Супруга Людовика XIII, Анна Австрийская, видела в кардинале Ришелье злейшего врага венских и мадридских своих родственников, а потому, естественно, должна была примкнуть к его противникам. Ришелье, в свою очередь, преследовал ее самым беспощадным образом и всячески старался препятствовать ее сближению с мужем.
Анна Австрийская была замечательно хороша собою. Утверждают, что Ришелье был к ней сперва и сам неравнодушен. В мемуарах Бриана рассказывается по этому поводу следующий курьезный инцидент: “Королева со своей приятельницей, герцогиней Шеврез, были, как это свойственно вообще молодым женщинам, охотницы пошутить и посмеяться. Однажды им пришло в голову позабавиться над влюбленным кардиналом. Герцогиня пригласила Ришелье от имени королевы в собственные апартаменты ее величества. Кардинала уверили, будто королева, наслышавшись о его ловкости и грации, хочет посмотреть, как он танцует сарабанду, и посоветовали для большего эффекта нарядиться в шутовской костюм. Влюбленный министр вообразил, что ему удалось и на самом деле покорить сердце Анны Австрийской. Он, в сопровождении скрипача Боккаче, явился в назначенный час в комнату королевы, одетый в зеленый бархатный костюм с серебряными бубенчиками на пряжках и подвязках. Королева с несколькими придворными дамами и кавалерами скрывалась за ширмами, из-за которых можно было видеть все жесты и движения танцора. Сначала она сдерживалась, но под конец невольно разразилась громким смехом. Оскорбленный до глубины души кардинал тогда лишь сообразил, какую смешную роль заставили его разыгрывать. Он поклялся отомстить за отвергнутую любовь и сдержал слово”. История эта сама по себе не представляется особенно правдоподобной. Нельзя отрицать, однако, что она дает без всяких натяжек объяснение странному на первый взгляд ожесточению, с которым Ришелье преследовал злополучную королеву и побуждал Людовика XIII подвергать ее грубым, не всегда заслуженным оскорблениям.

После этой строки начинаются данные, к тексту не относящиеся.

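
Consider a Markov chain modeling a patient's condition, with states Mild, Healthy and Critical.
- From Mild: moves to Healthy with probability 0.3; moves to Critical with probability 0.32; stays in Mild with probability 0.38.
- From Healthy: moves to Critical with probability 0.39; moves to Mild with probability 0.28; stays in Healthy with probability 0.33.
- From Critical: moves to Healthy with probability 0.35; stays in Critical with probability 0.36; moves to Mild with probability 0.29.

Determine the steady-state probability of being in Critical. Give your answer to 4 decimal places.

Let the stationary distribution be π with π = πP and π_1 + π_2 + π_3 = 1.
π_1 = 0.38·π_1 + 0.28·π_2 + 0.29·π_3
π_2 = 0.3·π_1 + 0.33·π_2 + 0.35·π_3
Solving with the normalization constraint gives π = (0.3151, 0.3277, 0.3572).
So the stationary probability of Critical is 0.3572.

0.3572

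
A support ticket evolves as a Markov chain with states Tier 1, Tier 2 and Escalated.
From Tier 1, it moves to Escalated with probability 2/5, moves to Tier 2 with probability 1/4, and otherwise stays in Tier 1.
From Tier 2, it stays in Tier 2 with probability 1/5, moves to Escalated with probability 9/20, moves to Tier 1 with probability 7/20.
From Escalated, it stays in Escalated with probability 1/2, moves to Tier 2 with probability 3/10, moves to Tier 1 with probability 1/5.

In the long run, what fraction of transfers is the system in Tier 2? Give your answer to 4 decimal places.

0.2599

Let the stationary distribution be π with π = πP and π_1 + π_2 + π_3 = 1.
π_1 = 0.35·π_1 + 0.35·π_2 + 0.2·π_3
π_2 = 0.25·π_1 + 0.2·π_2 + 0.3·π_3
Solving with the normalization constraint gives π = (0.2812, 0.2599, 0.4589).
So the stationary probability of Tier 2 is 0.2599.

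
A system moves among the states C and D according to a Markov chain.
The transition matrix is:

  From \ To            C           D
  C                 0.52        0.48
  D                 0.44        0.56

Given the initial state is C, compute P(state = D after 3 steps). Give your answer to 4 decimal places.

0.5215

Propagate the distribution vector 3 steps from C.
After 0 steps: (1.0000, 0.0000)
After 1 step: (0.5200, 0.4800)
After 2 steps: (0.4816, 0.5184)
After 3 steps: (0.4785, 0.5215)
P(in D after 3 steps) = 0.5215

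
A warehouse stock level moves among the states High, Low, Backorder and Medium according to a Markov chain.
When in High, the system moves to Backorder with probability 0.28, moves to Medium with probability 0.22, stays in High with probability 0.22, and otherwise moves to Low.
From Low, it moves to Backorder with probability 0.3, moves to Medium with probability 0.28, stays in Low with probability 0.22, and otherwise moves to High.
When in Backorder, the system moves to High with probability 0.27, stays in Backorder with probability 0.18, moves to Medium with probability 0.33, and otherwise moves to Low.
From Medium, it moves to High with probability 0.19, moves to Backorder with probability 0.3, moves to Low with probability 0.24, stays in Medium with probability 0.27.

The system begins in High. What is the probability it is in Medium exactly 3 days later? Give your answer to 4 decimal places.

Propagate the distribution vector 3 days from High.
After 0 days: (1.0000, 0.0000, 0.0000, 0.0000)
After 1 day: (0.2200, 0.2800, 0.2800, 0.2200)
After 2 days: (0.2218, 0.2376, 0.2620, 0.2786)
After 3 days: (0.2200, 0.2389, 0.2641, 0.2770)
P(in Medium after 3 days) = 0.2770

0.2770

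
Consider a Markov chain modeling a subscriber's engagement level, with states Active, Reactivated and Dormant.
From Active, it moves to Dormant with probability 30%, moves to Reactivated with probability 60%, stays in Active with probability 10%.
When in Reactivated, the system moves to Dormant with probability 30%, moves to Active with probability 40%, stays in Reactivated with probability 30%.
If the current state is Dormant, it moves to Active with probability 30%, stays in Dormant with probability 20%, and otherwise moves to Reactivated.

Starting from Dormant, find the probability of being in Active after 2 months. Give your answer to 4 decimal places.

0.2900

Sum over the intermediate state after 1 month:
P = P(Dormant→Active)·P(Active→Active) + P(Dormant→Reactivated)·P(Reactivated→Active) + P(Dormant→Dormant)·P(Dormant→Active)
  = 0.3×0.1 + 0.5×0.4 + 0.2×0.3
  = 0.0300 + 0.2000 + 0.0600 = 0.2900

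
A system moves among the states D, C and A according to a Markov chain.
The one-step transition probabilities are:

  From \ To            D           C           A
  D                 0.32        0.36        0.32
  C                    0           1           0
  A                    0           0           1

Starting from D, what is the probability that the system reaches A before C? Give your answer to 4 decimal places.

Let h(s) be the probability of absorption at A starting from transient state s. Then h(A) = 1 and h(C) = 0. By first-step analysis:
h(D) = 0.32·h(D) + 0.36·0 + 0.32·1
Solving: h(D) = 0.4706.
Starting from D, the probability is 0.4706.

0.4706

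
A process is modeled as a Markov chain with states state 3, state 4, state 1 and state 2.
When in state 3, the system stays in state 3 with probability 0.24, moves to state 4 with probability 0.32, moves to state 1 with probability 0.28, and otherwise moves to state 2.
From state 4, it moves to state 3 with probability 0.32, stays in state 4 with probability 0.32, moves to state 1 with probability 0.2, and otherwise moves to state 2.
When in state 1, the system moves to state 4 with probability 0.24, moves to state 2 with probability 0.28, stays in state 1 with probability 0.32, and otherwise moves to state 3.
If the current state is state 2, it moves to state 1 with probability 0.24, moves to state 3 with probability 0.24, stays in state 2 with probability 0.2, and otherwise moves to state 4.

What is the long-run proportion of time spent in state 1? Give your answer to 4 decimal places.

0.2584

Let the stationary distribution be π with π = πP and π_1 + π_2 + π_3 + π_4 = 1.
π_1 = 0.24·π_1 + 0.32·π_2 + 0.16·π_3 + 0.24·π_4
π_2 = 0.32·π_1 + 0.32·π_2 + 0.24·π_3 + 0.32·π_4
π_3 = 0.28·π_1 + 0.2·π_2 + 0.32·π_3 + 0.24·π_4
Solving with the normalization constraint gives π = (0.2433, 0.2993, 0.2584, 0.1990).
So the stationary probability of state 1 is 0.2584.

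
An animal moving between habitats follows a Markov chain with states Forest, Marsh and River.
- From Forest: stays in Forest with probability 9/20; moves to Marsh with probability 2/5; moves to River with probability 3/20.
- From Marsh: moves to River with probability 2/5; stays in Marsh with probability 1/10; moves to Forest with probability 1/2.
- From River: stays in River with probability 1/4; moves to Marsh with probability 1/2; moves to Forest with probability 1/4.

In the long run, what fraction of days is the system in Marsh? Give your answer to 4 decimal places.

0.3275

Let the stationary distribution be π with π = πP and π_1 + π_2 + π_3 = 1.
π_1 = 0.45·π_1 + 0.5·π_2 + 0.25·π_3
π_2 = 0.4·π_1 + 0.1·π_2 + 0.5·π_3
Solving with the normalization constraint gives π = (0.4148, 0.3275, 0.2576).
So the stationary probability of Marsh is 0.3275.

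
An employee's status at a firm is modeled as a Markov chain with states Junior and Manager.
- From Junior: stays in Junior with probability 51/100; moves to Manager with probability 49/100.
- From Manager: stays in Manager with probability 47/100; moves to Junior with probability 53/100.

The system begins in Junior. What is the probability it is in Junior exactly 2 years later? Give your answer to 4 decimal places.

Sum over the intermediate state after 1 year:
P = P(Junior→Junior)·P(Junior→Junior) + P(Junior→Manager)·P(Manager→Junior)
  = 0.51×0.51 + 0.49×0.53
  = 0.2601 + 0.2597 = 0.5198

0.5198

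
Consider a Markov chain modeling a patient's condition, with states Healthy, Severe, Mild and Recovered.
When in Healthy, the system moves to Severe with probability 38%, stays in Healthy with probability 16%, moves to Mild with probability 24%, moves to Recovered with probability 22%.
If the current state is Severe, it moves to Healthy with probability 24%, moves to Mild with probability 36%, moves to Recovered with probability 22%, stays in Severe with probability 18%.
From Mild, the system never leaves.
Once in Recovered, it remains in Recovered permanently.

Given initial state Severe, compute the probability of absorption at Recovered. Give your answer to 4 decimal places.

Let h(s) be the probability of absorption at Recovered starting from transient state s. Then h(Recovered) = 1 and h(Mild) = 0. By first-step analysis:
h(Healthy) = 0.16·h(Healthy) + 0.38·h(Severe) + 0.24·0 + 0.22·1
h(Severe) = 0.24·h(Healthy) + 0.18·h(Severe) + 0.36·0 + 0.22·1
Solving: h(Healthy) = 0.4418, h(Severe) = 0.3976.
Starting from Severe, the probability is 0.3976.

0.3976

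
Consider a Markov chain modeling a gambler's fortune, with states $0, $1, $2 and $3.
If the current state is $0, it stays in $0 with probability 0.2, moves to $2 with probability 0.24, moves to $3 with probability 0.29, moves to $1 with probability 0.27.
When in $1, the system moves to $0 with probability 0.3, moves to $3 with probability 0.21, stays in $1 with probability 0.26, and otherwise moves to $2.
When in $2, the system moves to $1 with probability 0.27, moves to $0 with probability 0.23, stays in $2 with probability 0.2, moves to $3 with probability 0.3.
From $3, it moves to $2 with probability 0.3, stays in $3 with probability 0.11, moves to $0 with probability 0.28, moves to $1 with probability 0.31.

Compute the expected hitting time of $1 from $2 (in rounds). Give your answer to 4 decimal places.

3.5714

Let t(s) be the expected number of rounds to first reach $1 from state s, with t($1) = 0. Conditioning on the first round:
t($0) = 1 + 0.2·t($0) + 0.24·t($2) + 0.29·t($3)
t($2) = 1 + 0.23·t($0) + 0.2·t($2) + 0.3·t($3)
t($3) = 1 + 0.28·t($0) + 0.3·t($2) + 0.11·t($3)
Solving: t($0) = 3.5725, t($2) = 3.5714, t($3) = 3.4514.
Expected rounds from $2 to $1: 3.5714.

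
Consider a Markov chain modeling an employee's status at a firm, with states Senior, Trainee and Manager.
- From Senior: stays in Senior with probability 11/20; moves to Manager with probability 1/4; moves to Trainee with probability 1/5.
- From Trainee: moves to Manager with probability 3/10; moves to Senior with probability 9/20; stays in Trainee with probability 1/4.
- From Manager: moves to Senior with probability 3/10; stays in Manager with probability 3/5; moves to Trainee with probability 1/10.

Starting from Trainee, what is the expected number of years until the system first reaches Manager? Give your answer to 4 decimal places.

Let t(s) be the expected number of years to first reach Manager from state s, with t(Manager) = 0. Conditioning on the first year:
t(Senior) = 1 + 0.55·t(Senior) + 0.2·t(Trainee)
t(Trainee) = 1 + 0.45·t(Senior) + 0.25·t(Trainee)
Solving: t(Senior) = 3.8384, t(Trainee) = 3.6364.
Expected years from Trainee to Manager: 3.6364.

3.6364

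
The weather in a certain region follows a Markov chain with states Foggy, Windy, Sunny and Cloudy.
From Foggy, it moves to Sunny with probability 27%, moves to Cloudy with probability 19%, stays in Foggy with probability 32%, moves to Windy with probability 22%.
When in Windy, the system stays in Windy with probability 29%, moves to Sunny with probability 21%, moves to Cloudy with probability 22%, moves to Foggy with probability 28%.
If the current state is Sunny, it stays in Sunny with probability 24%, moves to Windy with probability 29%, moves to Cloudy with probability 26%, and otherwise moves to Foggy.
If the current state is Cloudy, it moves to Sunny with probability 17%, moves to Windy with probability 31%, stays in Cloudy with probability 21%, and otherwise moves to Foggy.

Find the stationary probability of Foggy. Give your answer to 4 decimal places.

0.2821

Let the stationary distribution be π with π = πP and π_1 + π_2 + π_3 + π_4 = 1.
π_1 = 0.32·π_1 + 0.28·π_2 + 0.21·π_3 + 0.31·π_4
π_2 = 0.22·π_1 + 0.29·π_2 + 0.29·π_3 + 0.31·π_4
π_3 = 0.27·π_1 + 0.21·π_2 + 0.24·π_3 + 0.17·π_4
Solving with the normalization constraint gives π = (0.2821, 0.2746, 0.2249, 0.2184).
So the stationary probability of Foggy is 0.2821.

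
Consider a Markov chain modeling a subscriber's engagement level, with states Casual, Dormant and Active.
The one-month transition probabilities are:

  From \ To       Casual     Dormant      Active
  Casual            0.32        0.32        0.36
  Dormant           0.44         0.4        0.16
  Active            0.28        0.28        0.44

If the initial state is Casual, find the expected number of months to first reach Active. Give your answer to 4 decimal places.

3.4431

Let t(s) be the expected number of months to first reach Active from state s, with t(Active) = 0. Conditioning on the first month:
t(Casual) = 1 + 0.32·t(Casual) + 0.32·t(Dormant)
t(Dormant) = 1 + 0.44·t(Casual) + 0.4·t(Dormant)
Solving: t(Casual) = 3.4431, t(Dormant) = 4.1916.
Expected months from Casual to Active: 3.4431.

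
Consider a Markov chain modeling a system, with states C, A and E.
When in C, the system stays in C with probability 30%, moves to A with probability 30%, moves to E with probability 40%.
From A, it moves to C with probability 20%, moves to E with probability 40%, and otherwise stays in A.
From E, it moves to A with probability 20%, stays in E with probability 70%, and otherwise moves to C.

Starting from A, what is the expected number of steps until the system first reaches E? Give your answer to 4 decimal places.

2.5000

Let t(s) be the expected number of steps to first reach E from state s, with t(E) = 0. Conditioning on the first step:
t(C) = 1 + 0.3·t(C) + 0.3·t(A)
t(A) = 1 + 0.2·t(C) + 0.4·t(A)
Solving: t(C) = 2.5000, t(A) = 2.5000.
Expected steps from A to E: 2.5000.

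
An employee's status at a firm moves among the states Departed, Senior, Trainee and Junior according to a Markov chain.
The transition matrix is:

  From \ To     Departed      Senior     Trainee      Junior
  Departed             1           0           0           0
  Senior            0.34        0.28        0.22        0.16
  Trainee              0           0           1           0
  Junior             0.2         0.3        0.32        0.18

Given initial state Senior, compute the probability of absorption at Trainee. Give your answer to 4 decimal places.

Let h(s) be the probability of absorption at Trainee starting from transient state s. Then h(Trainee) = 1 and h(Departed) = 0. By first-step analysis:
h(Senior) = 0.34·0 + 0.28·h(Senior) + 0.22·1 + 0.16·h(Junior)
h(Junior) = 0.2·0 + 0.3·h(Senior) + 0.32·1 + 0.18·h(Junior)
Solving: h(Senior) = 0.4270, h(Junior) = 0.5465.
Starting from Senior, the probability is 0.4270.

0.4270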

Окончательный разрыв между Ришелье и обеими королевами произошел, во всяком случае, на политической почве. Мария Медичи и Анна Австрийская стояли за союз с Италией и Австрией. Многочисленные в то время во Франции ревностные католики находили как нельзя более греховной политику Ришелье, поддерживавшего всюду за границей протестантов в борьбе против католицизма.